Deported migrants wait in a park near the U.S.-Mexico border in Nogales, on February 16, 2017, in northwestern Mexico.
Nearly a year into his presidency, Donald Trump doesn’t appear any closer to delivering on his promise to build a wall on the border between the U.S. and Mexico. But it’s hard to imagine he’s not thrilled with the rest of the immigration picture in the U.S.
Along with killing DACA and limiting legal immigration, Trump also has Immigration and Customs Enforcement working harder than ever. Though total deportations fell in 2017, arrests of undocumented immigrants living in the U.S. surged.
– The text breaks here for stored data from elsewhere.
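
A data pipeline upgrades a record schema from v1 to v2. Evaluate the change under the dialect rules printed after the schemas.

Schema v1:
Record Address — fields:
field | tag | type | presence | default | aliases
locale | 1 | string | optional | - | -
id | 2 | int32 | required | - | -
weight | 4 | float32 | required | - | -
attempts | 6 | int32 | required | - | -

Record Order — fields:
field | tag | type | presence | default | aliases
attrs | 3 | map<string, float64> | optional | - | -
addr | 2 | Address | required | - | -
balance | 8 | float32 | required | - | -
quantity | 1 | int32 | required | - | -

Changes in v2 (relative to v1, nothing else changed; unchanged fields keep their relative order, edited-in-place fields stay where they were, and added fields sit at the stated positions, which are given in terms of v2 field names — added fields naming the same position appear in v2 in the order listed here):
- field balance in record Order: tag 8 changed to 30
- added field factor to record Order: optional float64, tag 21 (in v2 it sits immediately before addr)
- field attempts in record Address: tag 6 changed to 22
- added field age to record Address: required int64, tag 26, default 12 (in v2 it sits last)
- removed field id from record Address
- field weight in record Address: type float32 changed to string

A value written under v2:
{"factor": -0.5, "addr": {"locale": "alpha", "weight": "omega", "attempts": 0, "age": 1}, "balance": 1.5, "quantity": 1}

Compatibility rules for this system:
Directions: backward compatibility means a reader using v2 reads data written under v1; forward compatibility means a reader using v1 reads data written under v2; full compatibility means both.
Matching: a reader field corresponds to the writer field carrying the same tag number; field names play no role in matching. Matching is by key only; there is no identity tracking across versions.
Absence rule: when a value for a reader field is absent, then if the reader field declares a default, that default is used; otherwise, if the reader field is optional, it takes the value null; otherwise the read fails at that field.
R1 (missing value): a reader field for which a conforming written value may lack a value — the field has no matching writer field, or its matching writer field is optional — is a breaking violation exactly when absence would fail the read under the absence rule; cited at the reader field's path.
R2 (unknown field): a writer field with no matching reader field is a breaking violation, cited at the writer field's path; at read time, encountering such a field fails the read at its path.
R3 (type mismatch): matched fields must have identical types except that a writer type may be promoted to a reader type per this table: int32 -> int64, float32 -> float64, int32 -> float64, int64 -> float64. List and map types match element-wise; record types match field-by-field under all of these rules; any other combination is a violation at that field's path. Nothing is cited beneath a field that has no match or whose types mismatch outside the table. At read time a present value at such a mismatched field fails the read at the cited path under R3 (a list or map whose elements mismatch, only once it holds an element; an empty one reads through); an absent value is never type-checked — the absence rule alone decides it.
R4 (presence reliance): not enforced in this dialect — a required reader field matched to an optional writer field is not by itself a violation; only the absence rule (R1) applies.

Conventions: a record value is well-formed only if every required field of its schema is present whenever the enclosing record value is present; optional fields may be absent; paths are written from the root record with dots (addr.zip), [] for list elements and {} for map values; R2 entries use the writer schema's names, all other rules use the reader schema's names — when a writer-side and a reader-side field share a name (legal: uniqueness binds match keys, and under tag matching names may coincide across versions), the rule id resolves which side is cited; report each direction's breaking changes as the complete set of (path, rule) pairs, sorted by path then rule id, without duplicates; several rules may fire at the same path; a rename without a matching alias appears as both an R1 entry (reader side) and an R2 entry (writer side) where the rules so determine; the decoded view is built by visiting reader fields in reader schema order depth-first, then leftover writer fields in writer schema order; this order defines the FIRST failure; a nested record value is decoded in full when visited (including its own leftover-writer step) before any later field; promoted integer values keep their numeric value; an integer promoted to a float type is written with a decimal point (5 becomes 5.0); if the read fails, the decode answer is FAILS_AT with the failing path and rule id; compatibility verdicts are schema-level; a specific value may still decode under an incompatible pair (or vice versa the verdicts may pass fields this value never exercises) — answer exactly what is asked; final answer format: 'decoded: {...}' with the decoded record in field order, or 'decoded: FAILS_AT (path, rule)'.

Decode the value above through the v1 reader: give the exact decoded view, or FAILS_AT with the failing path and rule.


the writer's type comes first in each Order pair
decoding the Order value with the v1 reader:
  attrs := null (not supplied -> null)
  addr.locale := "alpha"
  read fails at addr.id under R1 (no fill)
  => FAILS_AT (addr.id, R1)
ruling out the remaining Order differences:
  field balance in record Order: tag 8 changed to 30 -> matters for Order compatibility verdicts, not for this value's decode
  added field factor to record Order: optional float64, tag 21 (in v2 it sits immediately before addr) -> matters for Order compatibility verdicts, not for this value's decode
  field attempts in record Address: tag 6 changed to 22 -> matters for Order compatibility verdicts, not for this value's decode
  added field age to record Address: required int64, tag 26, default 12 (in v2 it sits last) -> matters for Order compatibility verdicts, not for this value's decode
  field weight in record Address: type float32 changed to string -> matters for Order compatibility verdicts, not for this value's decode

decoded: FAILS_AT (addr.id, R1)


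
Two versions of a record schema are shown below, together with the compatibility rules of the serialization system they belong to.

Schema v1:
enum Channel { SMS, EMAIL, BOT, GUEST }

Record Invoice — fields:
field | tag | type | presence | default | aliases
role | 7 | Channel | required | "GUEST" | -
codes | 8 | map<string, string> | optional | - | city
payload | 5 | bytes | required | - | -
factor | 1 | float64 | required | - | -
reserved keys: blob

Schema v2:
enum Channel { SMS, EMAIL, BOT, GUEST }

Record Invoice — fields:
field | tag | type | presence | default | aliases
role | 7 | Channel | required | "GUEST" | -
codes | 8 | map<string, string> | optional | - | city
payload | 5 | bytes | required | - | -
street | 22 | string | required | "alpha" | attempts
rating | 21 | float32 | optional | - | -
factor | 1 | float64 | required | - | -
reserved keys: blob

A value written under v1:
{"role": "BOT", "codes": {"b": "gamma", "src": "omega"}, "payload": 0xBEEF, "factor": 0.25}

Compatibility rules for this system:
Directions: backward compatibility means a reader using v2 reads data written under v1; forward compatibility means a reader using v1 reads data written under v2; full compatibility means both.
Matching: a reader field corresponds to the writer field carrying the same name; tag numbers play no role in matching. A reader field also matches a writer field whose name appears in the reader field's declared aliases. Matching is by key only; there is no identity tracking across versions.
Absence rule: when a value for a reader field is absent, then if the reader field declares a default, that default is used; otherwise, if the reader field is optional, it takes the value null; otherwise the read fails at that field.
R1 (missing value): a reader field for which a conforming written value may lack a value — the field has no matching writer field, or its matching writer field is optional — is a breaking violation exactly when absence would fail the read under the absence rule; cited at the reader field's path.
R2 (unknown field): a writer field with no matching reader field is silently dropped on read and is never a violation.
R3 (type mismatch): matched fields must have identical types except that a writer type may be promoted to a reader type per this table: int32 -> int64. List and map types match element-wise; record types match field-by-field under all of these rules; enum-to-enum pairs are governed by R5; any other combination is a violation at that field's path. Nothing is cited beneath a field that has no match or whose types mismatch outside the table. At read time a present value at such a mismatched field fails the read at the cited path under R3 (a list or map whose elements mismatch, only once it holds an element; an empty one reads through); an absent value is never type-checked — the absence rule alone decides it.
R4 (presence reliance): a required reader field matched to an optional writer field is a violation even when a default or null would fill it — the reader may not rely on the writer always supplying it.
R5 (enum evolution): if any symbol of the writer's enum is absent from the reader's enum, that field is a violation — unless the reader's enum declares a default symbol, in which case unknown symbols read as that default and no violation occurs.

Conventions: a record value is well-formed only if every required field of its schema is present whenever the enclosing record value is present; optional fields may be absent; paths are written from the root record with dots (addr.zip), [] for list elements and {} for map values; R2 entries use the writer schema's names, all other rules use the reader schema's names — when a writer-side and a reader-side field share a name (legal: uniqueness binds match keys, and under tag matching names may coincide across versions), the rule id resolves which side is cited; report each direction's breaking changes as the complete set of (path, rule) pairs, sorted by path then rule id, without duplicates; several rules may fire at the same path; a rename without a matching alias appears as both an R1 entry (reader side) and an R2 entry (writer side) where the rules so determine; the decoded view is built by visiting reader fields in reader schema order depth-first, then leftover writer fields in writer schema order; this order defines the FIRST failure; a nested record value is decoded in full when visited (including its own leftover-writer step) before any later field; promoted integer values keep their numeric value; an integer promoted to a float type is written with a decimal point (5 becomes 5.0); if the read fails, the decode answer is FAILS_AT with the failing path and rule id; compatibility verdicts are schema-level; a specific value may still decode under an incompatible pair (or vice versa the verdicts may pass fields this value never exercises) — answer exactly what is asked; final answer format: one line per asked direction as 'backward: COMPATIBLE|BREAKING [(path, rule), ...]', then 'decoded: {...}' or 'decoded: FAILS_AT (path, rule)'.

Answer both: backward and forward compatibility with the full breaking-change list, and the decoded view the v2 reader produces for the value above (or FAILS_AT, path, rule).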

The majority of those arrested were first convicted or charged with a crime, though many of those crimes were low-level traffic offenses. Still, some were innocent of all but being in the country illegally. The number of non-criminal immigrants arrested in 2017 increased by 250 percent, up to 13,600 compared to 5,498 in 2016.
That’s a reflection of new Trump policies laid out in an executive order issued early in his presidency. The order ended Obama-era prioritization of criminal immigrants and gave ICE officers much more latitude to arrest people for the simple crime of being in the U.S. illegally. And they took advantage of that latitude, making more than 143,000 arrests for civil immigration violations, up from 110,000 in 2016.
“The president has made it clear in his executive orders: There’s no population off the table. If you’re in this country illegally, we’re looking for you and we’re going to look to apprehend you,” ICE’s acting director Thomas Homan said earlier this month.
Overall deportation numbers fell in 2017 in part because fewer people were coming across the border. Immigrants who are detained within 100 miles of the border and have been in the U.S. for fewer than 14 days are eligible for expedited removal. The number of those immigrants deported this year dropped 17 percent, thanks in no small part to Trump’s ability to instill fear in those who might otherwise cross.